Can This Common Breakfast Food Slow Aging?

A new study from Japan has shown that eating plain, probiotic yogurt every morning, along with moderate exercise and a healthy diet, can slow aging by 2.2%.

Doctors have long known that a healthy gut microbiome — which refers to the variety of bacteria we have in our gut — can help people live longer. People with more variety in their gut bacteria are more likely to have lower cholesterol levels, faster walking speeds, and higher levels of beneficial blood chemicals. All of which contribute to a longer lifespan.

Probiotic yogurt can introduce healthy new bacteria to the gut, helping to keep this healthy balance, and it’s a cheap breakfast option.

This latest study to extoll the health benefits of yogurt was published in the journal Aging. It took place over a 12-week period and followed 48 overweight Japanese men aged between 50 and 74.

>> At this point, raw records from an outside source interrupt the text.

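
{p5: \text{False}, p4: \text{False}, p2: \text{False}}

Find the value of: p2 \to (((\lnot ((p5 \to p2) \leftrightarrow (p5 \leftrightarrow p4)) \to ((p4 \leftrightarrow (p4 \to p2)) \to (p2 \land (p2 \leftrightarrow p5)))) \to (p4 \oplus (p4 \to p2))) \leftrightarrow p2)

Substituting p5=\text{False}, p4=\text{False}, p2=\text{False}:
p5 \to p2 = \text{False} \to \text{False} = \text{True}
p5 \leftrightarrow p4 = \text{False} \leftrightarrow \text{False} = \text{True}
(p5 \to p2) \leftrightarrow (p5 \leftrightarrow p4) = \text{True} \leftrightarrow \text{True} = \text{True}
\lnot ((p5 \to p2) \leftrightarrow (p5 \leftrightarrow p4)) = \lnot \text{True} = \text{False}
p4 \to p2 = \text{False} \to \text{False} = \text{True}
p4 \leftrightarrow (p4 \to p2) = \text{False} \leftrightarrow \text{True} = \text{False}
p2 \leftrightarrow p5 = \text{False} \leftrightarrow \text{False} = \text{True}
p2 \land (p2 \leftrightarrow p5) = \text{False} \land \text{True} = \text{False}
(p4 \leftrightarrow (p4 \to p2)) \to (p2 \land (p2 \leftrightarrow p5)) = \text{False} \to \text{False} = \text{True}
\lnot ((p5 \to p2) \leftrightarrow (p5 \leftrightarrow p4)) \to ((p4 \leftrightarrow (p4 \to p2)) \to (p2 \land (p2 \leftrightarrow p5))) = \text{False} \to \text{True} = \text{True}
p4 \to p2 = \text{False} \to \text{False} = \text{True}
p4 \oplus (p4 \to p2) = \text{False} \oplus \text{True} = \text{True}
(\lnot ((p5 \to p2) \leftrightarrow (p5 \leftrightarrow p4)) \to ((p4 \leftrightarrow (p4 \to p2)) \to (p2 \land (p2 \leftrightarrow p5)))) \to (p4 \oplus (p4 \to p2)) = \text{True} \to \text{True} = \text{True}
((\lnot ((p5 \to p2) \leftrightarrow (p5 \leftrightarrow p4)) \to ((p4 \leftrightarrow (p4 \to p2)) \to (p2 \land (p2 \leftrightarrow p5)))) \to (p4 \oplus (p4 \to p2))) \leftrightarrow p2 = \text{True} \leftrightarrow \text{False} = \text{False}
p2 \to (((\lnot ((p5 \to p2) \leftrightarrow (p5 \leftrightarrow p4)) \to ((p4 \leftrightarrow (p4 \to p2)) \to (p2 \land (p2 \leftrightarrow p5)))) \to (p4 \oplus (p4 \to p2))) \leftrightarrow p2) = \text{False} \to \text{False} = \text{True}

\text{True}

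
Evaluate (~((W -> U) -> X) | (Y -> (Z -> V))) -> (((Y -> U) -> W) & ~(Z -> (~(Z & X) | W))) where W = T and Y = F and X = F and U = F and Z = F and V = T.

W -> U = T -> F = F
(W -> U) -> X = F -> F = T
~((W -> U) -> X) = ~T = F
Z -> V = F -> T = T
Y -> (Z -> V) = F -> T = T
~((W -> U) -> X) | (Y -> (Z -> V)) = F | T = T
Y -> U = F -> F = T
(Y -> U) -> W = T -> T = T
Z & X = F & F = F
~(Z & X) = ~F = T
~(Z & X) | W = T | T = T
Z -> (~(Z & X) | W) = F -> T = T
~(Z -> (~(Z & X) | W)) = ~T = F
((Y -> U) -> W) & ~(Z -> (~(Z & X) | W)) = T & F = F
(~((W -> U) -> X) | (Y -> (Z -> V))) -> (((Y -> U) -> W) & ~(Z -> (~(Z & X) | W))) = T -> F = F

F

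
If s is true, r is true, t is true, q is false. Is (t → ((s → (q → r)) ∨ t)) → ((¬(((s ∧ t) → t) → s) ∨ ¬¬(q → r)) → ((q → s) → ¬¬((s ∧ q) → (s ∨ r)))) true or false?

T

Substituting s=T, r=T, t=T, q=F:
q → r = F → T = T
s → (q → r) = T → T = T
(s → (q → r)) ∨ t = T ∨ T = T
t → ((s → (q → r)) ∨ t) = T → T = T
s ∧ t = T ∧ T = T
(s ∧ t) → t = T → T = T
((s ∧ t) → t) → s = T → T = T
¬(((s ∧ t) → t) → s) = ¬T = F
q → r = F → T = T
¬(q → r) = ¬T = F
¬¬(q → r) = ¬F = T
¬(((s ∧ t) → t) → s) ∨ ¬¬(q → r) = F ∨ T = T
q → s = F → T = T
s ∧ q = T ∧ F = F
s ∨ r = T ∨ T = T
(s ∧ q) → (s ∨ r) = F → T = T
¬((s ∧ q) → (s ∨ r)) = ¬T = F
¬¬((s ∧ q) → (s ∨ r)) = ¬F = T
(q → s) → ¬¬((s ∧ q) → (s ∨ r)) = T → T = T
(¬(((s ∧ t) → t) → s) ∨ ¬¬(q → r)) → ((q → s) → ¬¬((s ∧ q) → (s ∨ r))) = T → T = T
(t → ((s → (q → r)) ∨ t)) → ((¬(((s ∧ t) → t) → s) ∨ ¬¬(q → r)) → ((q → s) → ¬¬((s ∧ q) → (s ∨ r)))) = T → T = T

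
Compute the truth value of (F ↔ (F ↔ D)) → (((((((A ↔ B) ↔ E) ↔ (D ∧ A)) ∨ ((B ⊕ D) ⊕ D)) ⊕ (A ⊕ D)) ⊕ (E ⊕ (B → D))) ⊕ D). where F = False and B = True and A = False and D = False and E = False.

F ↔ D = False ↔ False = True
F ↔ (F ↔ D) = False ↔ True = False
A ↔ B = False ↔ True = False
(A ↔ B) ↔ E = False ↔ False = True
D ∧ A = False ∧ False = False
((A ↔ B) ↔ E) ↔ (D ∧ A) = True ↔ False = False
B ⊕ D = True ⊕ False = True
(B ⊕ D) ⊕ D = True ⊕ False = True
(((A ↔ B) ↔ E) ↔ (D ∧ A)) ∨ ((B ⊕ D) ⊕ D) = False ∨ True = True
A ⊕ D = False ⊕ False = False
((((A ↔ B) ↔ E) ↔ (D ∧ A)) ∨ ((B ⊕ D) ⊕ D)) ⊕ (A ⊕ D) = True ⊕ False = True
B → D = True → False = False
E ⊕ (B → D) = False ⊕ False = False
(((((A ↔ B) ↔ E) ↔ (D ∧ A)) ∨ ((B ⊕ D) ⊕ D)) ⊕ (A ⊕ D)) ⊕ (E ⊕ (B → D)) = True ⊕ False = True
((((((A ↔ B) ↔ E) ↔ (D ∧ A)) ∨ ((B ⊕ D) ⊕ D)) ⊕ (A ⊕ D)) ⊕ (E ⊕ (B → D))) ⊕ D = True ⊕ False = True
(F ↔ (F ↔ D)) → (((((((A ↔ B) ↔ E) ↔ (D ∧ A)) ∨ ((B ⊕ D) ⊕ D)) ⊕ (A ⊕ D)) ⊕ (E ⊕ (B → D))) ⊕ D) = False → True = True

True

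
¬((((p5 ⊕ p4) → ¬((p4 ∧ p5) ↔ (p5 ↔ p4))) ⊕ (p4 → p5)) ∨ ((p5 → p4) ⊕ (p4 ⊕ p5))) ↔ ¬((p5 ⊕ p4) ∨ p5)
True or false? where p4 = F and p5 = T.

T

p5 ⊕ p4 = T ⊕ F = T
p4 ∧ p5 = F ∧ T = F
p5 ↔ p4 = T ↔ F = F
(p4 ∧ p5) ↔ (p5 ↔ p4) = F ↔ F = T
¬((p4 ∧ p5) ↔ (p5 ↔ p4)) = ¬T = F
(p5 ⊕ p4) → ¬((p4 ∧ p5) ↔ (p5 ↔ p4)) = T → F = F
p4 → p5 = F → T = T
((p5 ⊕ p4) → ¬((p4 ∧ p5) ↔ (p5 ↔ p4))) ⊕ (p4 → p5) = F ⊕ T = T
p5 → p4 = T → F = F
p4 ⊕ p5 = F ⊕ T = T
(p5 → p4) ⊕ (p4 ⊕ p5) = F ⊕ T = T
(((p5 ⊕ p4) → ¬((p4 ∧ p5) ↔ (p5 ↔ p4))) ⊕ (p4 → p5)) ∨ ((p5 → p4) ⊕ (p4 ⊕ p5)) = T ∨ T = T
¬((((p5 ⊕ p4) → ¬((p4 ∧ p5) ↔ (p5 ↔ p4))) ⊕ (p4 → p5)) ∨ ((p5 → p4) ⊕ (p4 ⊕ p5))) = ¬T = F
p5 ⊕ p4 = T ⊕ F = T
(p5 ⊕ p4) ∨ p5 = T ∨ T = T
¬((p5 ⊕ p4) ∨ p5) = ¬T = F
¬((((p5 ⊕ p4) → ¬((p4 ∧ p5) ↔ (p5 ↔ p4))) ⊕ (p4 → p5)) ∨ ((p5 → p4) ⊕ (p4 ⊕ p5))) ↔ ¬((p5 ⊕ p4) ∨ p5) = F ↔ F = T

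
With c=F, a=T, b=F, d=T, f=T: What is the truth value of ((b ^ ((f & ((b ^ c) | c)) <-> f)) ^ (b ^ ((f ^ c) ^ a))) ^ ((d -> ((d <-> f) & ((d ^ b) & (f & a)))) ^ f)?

F

b ^ c = F ^ F = F
(b ^ c) | c = F | F = F
f & ((b ^ c) | c) = T & F = F
(f & ((b ^ c) | c)) <-> f = F <-> T = F
b ^ ((f & ((b ^ c) | c)) <-> f) = F ^ F = F
f ^ c = T ^ F = T
(f ^ c) ^ a = T ^ T = F
b ^ ((f ^ c) ^ a) = F ^ F = F
(b ^ ((f & ((b ^ c) | c)) <-> f)) ^ (b ^ ((f ^ c) ^ a)) = F ^ F = F
d <-> f = T <-> T = T
d ^ b = T ^ F = T
f & a = T & T = T
(d ^ b) & (f & a) = T & T = T
(d <-> f) & ((d ^ b) & (f & a)) = T & T = T
d -> ((d <-> f) & ((d ^ b) & (f & a))) = T -> T = T
(d -> ((d <-> f) & ((d ^ b) & (f & a)))) ^ f = T ^ T = F
((b ^ ((f & ((b ^ c) | c)) <-> f)) ^ (b ^ ((f ^ c) ^ a))) ^ ((d -> ((d <-> f) & ((d ^ b) & (f & a)))) ^ f) = F ^ F = F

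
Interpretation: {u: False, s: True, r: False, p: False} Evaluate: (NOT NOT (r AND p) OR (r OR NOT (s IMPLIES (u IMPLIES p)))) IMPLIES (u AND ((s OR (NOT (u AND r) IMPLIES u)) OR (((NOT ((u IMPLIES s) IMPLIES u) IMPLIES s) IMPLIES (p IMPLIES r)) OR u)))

True

r AND p = False AND False = False
NOT (r AND p) = NOT False = True
NOT NOT (r AND p) = NOT True = False
u IMPLIES p = False IMPLIES False = True
s IMPLIES (u IMPLIES p) = True IMPLIES True = True
NOT (s IMPLIES (u IMPLIES p)) = NOT True = False
r OR NOT (s IMPLIES (u IMPLIES p)) = False OR False = False
NOT NOT (r AND p) OR (r OR NOT (s IMPLIES (u IMPLIES p))) = False OR False = False
u AND r = False AND False = False
NOT (u AND r) = NOT False = True
NOT (u AND r) IMPLIES u = True IMPLIES False = False
s OR (NOT (u AND r) IMPLIES u) = True OR False = True
u IMPLIES s = False IMPLIES True = True
(u IMPLIES s) IMPLIES u = True IMPLIES False = False
NOT ((u IMPLIES s) IMPLIES u) = NOT False = True
NOT ((u IMPLIES s) IMPLIES u) IMPLIES s = True IMPLIES True = True
p IMPLIES r = False IMPLIES False = True
(NOT ((u IMPLIES s) IMPLIES u) IMPLIES s) IMPLIES (p IMPLIES r) = True IMPLIES True = True
((NOT ((u IMPLIES s) IMPLIES u) IMPLIES s) IMPLIES (p IMPLIES r)) OR u = True OR False = True
(s OR (NOT (u AND r) IMPLIES u)) OR (((NOT ((u IMPLIES s) IMPLIES u) IMPLIES s) IMPLIES (p IMPLIES r)) OR u) = True OR True = True
u AND ((s OR (NOT (u AND r) IMPLIES u)) OR (((NOT ((u IMPLIES s) IMPLIES u) IMPLIES s) IMPLIES (p IMPLIES r)) OR u)) = False AND True = False
(NOT NOT (r AND p) OR (r OR NOT (s IMPLIES (u IMPLIES p)))) IMPLIES (u AND ((s OR (NOT (u AND r) IMPLIES u)) OR (((NOT ((u IMPLIES s) IMPLIES u) IMPLIES s) IMPLIES (p IMPLIES r)) OR u))) = False IMPLIES False = True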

Half of the group were instructed to take part in “moderate exercise” in the form of a brisk walk or using a stair climber three times a week, told to cut out sugary drinks, snacking and overeating, and were given a yogurt to eat for breakfast every day.

This yogurt contained the specific BB536 strain of probiotic, proven to improve gut health.

The other half were allowed to continue with their everyday habits and acted as the control group.

The researchers then measured how fast the participants were aging using a tool that can offer a single timepoint measurement.

After just 12 weeks, the “yogurt group” were aging more slowly than the control group — with a 2.2% reduction in the pace of aging, which is considered statistically significant, especially over such a short time period.

What’s more, this result was independent of weight loss and the number of exercise sessions logged, indicating that the probiotic could be having more of an impact than expected.

Because the study group had three lifestyle changes (diet, exercise and a probiotic), the researchers were quick to point out that they weren’t able to correlate the reduction in aging directly with eating yogurt alone.

It is also a small study cohort, so further research would need to be undertaken to prove the findings.

However, they wrote that “neither weight loss alone nor exercise habits alone fully account for the observed slowing of biological aging,”

For this reason, the researchers concluded that adding “microbiota-derived anti-inflammatories” like probiotic yogurt to your diet, while maintaining a healthy lifestyle, can slow aging.